Single-Ply Insurance – Is a policy that only covers a single claim at a time. If the property is damaged several times over a short period of time, each claim would be paid separately under a single-ply policy.

Multi-Policy Insurance – Is a type of insurance where separate policies are purchased to cover different hazards. For example, if the house were covered under homeowners’ insurance and the garage was covered under auto insurance, then both policies would be combined together to create a multi-policy policy.

Umbrella Policy – An umbrella policy is designed to replace (or add upon) the coverage provided by the underlying insurance policies listed on the declarations page of the umbrella policy. There are two types of umbrella policies: Excess of Loss and Deductible.

Excess of Loss – An excess of loss policy pays out even if the claims exceed the limits of the underlying insurance, but not to an amount greater than the total coverage provided by the underlying policies.

Excess of Loss Policies do not have deductibles.

Deductible – A deductible is a cost that is paid by an insured before the insurer starts paying claims. For example, say you have $100,000 of home owners insurance and $50,000 of auto insurance. Your deductible for home insurance is $500, while your auto insurance deductible is $1,000. You might pay those deductibles out of pocket, or you could choose to purchase an additional $200,000 of coverage called a Co-Insurance Clause. In this scenario, you would pay 20% of the costs associated with your home insurance policy, but the remaining 80% of the costs would be shared between you and your auto insurance company.

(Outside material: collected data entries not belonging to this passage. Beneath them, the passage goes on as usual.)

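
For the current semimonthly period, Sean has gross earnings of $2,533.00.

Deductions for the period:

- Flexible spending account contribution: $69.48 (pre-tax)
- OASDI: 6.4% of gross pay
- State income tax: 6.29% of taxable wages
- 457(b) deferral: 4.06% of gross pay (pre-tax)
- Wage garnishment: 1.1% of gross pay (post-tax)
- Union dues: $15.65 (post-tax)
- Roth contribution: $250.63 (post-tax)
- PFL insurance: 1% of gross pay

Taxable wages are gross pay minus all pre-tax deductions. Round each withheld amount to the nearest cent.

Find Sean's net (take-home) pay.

Flexible spending account contribution: $69.48
457(b) deferral: $2,533.00 × 0.0406 = $102.84
Pre-tax total = $69.48 + $102.84 = $172.32
Taxable wages = $2,533.00 − $172.32 = $2,360.68
State income tax: $2,360.68 × 0.0629 = $148.49
OASDI: $2,533.00 × 0.064 = $162.11
PFL insurance: $2,533.00 × 0.01 = $25.33
Wage garnishment: $2,533.00 × 0.011 = $27.86
Roth contribution: $250.63
Union dues: $15.65
Total deductions = $69.48 + $102.84 + $148.49 + $162.11 + $25.33 + $27.86 + $250.63 + $15.65 = $802.39
Net pay = $2,533.00 − $802.39 = $1,730.61

$1,730.61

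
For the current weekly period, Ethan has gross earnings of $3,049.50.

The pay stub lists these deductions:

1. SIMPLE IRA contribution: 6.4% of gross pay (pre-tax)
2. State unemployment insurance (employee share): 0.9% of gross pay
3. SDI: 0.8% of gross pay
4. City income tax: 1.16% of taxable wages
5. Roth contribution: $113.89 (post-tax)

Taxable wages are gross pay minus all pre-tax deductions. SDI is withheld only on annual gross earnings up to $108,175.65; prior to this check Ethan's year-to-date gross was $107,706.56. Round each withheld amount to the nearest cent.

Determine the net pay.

$2,676.13

SIMPLE IRA contribution: $3,049.50 × 0.064 = $195.17
Taxable wages = $3,049.50 − $195.17 = $2,854.33
City income tax: $2,854.33 × 0.0116 = $33.11
SDI: only $108,175.65 − $107,706.56 = $469.09 of this check is subject → $469.09 × 0.008 = $3.75
State unemployment insurance (employee share): $3,049.50 × 0.009 = $27.45
Roth contribution: $113.89
Total deductions = $195.17 + $33.11 + $3.75 + $27.45 + $113.89 = $373.37
Net pay = $3,049.50 − $373.37 = $2,676.13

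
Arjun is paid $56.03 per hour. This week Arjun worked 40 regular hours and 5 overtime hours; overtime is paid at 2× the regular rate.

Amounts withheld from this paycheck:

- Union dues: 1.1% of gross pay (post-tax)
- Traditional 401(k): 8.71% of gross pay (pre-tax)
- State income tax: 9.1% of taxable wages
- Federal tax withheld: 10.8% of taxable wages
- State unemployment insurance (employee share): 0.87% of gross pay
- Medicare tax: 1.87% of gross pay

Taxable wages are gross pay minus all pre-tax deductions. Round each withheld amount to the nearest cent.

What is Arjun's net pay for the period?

Regular pay: 40 × $56.03 = $2241.20
Overtime pay: 5 × $56.03 × 2 = $560.30
Gross pay = $2241.20 + $560.30 = $2801.50
Traditional 401(k): $2801.50 × 0.0871 = $244.01
Taxable wages = $2801.50 − $244.01 = $2557.49
State income tax: $2557.49 × 0.091 = $232.73
Federal tax withheld: $2557.49 × 0.108 = $276.21
Medicare tax: $2801.50 × 0.0187 = $52.39
State unemployment insurance (employee share): $2801.50 × 0.0087 = $24.37
Union dues: $2801.50 × 0.011 = $30.82
Total deductions = $244.01 + $232.73 + $276.21 + $52.39 + $24.37 + $30.82 = $860.53
Net pay = $2801.50 − $860.53 = $1940.97

$1940.97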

Replacement Cost Coverage – When replacing a structure or building with the same general use, the replacement cost should always be used for valuation purposes. This means that the value of the building being replaced should be determined by what it is worth today. As an example, let’s say you own a building that is valued at $150,000. However, if that building now stands empty, its true replacement cost would be $300,000 since it could easily sell for three times its original price.

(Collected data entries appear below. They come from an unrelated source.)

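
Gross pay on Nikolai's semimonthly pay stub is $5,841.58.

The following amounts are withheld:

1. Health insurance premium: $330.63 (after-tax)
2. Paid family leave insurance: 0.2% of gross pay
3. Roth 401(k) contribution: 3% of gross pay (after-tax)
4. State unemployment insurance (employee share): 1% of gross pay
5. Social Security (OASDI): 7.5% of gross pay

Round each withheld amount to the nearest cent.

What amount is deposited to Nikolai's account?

$4,827.48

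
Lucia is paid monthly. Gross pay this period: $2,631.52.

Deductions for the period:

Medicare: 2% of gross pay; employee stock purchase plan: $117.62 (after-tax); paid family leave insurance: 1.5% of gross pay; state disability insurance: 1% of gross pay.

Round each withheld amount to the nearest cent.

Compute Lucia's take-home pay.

Paid family leave insurance: $2,631.52 × 0.015 = $39.47
Medicare: $2,631.52 × 0.02 = $52.63
State disability insurance: $2,631.52 × 0.01 = $26.32
Employee stock purchase plan: $117.62
Total deductions = $39.47 + $52.63 + $26.32 + $117.62 = $236.04
Net pay = $2,631.52 − $236.04 = $2,395.48

$2,395.48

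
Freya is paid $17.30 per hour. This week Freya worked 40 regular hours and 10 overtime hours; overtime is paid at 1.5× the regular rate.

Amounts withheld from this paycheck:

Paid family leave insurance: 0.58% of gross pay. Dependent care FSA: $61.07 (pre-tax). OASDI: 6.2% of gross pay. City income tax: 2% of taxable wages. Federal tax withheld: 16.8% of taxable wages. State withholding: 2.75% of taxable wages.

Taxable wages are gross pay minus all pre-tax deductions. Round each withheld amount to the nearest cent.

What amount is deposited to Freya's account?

Regular pay: 40 × $17.30 = $692.00
Overtime pay: 10 × $17.30 × 1.5 = $259.50
Gross pay = $692.00 + $259.50 = $951.50
Dependent care FSA: $61.07
Taxable wages = $951.50 − $61.07 = $890.43
State withholding: $890.43 × 0.0275 = $24.49
Federal tax withheld: $890.43 × 0.168 = $149.59
City income tax: $890.43 × 0.02 = $17.81
OASDI: $951.50 × 0.062 = $58.99
Paid family leave insurance: $951.50 × 0.0058 = $5.52
Total deductions = $61.07 + $24.49 + $149.59 + $17.81 + $58.99 + $5.52 = $317.47
Net pay = $951.50 − $317.47 = $634.03

$634.03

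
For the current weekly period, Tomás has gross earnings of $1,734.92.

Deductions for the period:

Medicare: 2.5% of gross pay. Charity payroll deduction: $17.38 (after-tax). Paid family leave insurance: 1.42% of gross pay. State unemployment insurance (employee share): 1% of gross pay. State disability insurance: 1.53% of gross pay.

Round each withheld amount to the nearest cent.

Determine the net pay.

$1,605.64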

 Collateral Value – Collateral value refers to how much money the insurance company owes the owner for a destroyed or lost asset. For example, let’s say your car was totaled in a collision and your insurance company agrees to pay you $10,000 towards the repair costs of your vehicle. This means your collateral value would be $10,000.

 Personal Accident Protection – Personal accident protection is commonly referred to as PAP. PAP provides reimbursement for medical expenses, funeral expenses, and legal fees incurred as a result of bodily injury. If you are involved in an automobile accident where you incur these expenses, you may be able to collect some monetary compensation.

 Homeowners’ Insurance – A homeowner’s insurance plan covers damages to your property caused by certain risks, such as fire and lightning. It also includes liability coverage which provides financial protection for injuries that arise from property damage.

 Auto Insurance – An auto insurance policy provides financial protection for individuals who may get injured while using their personal vehicles. An auto insurance policy generally covers losses resulting from accidents that happen on public roadways or private property.

 Health Insurance – A health insurance plan covers many things, including emergency room visits, prescription drugs, hospital stays, doctors’ office visits, and dental work.

 Life Insurance – A life insurance plan is designed to provide an income benefit to beneficiaries after the death of the insured. Typically, death benefits range from $50,000 to $250,000. Other types of life insurance plans include annuities, retirement accounts, and endowment contracts.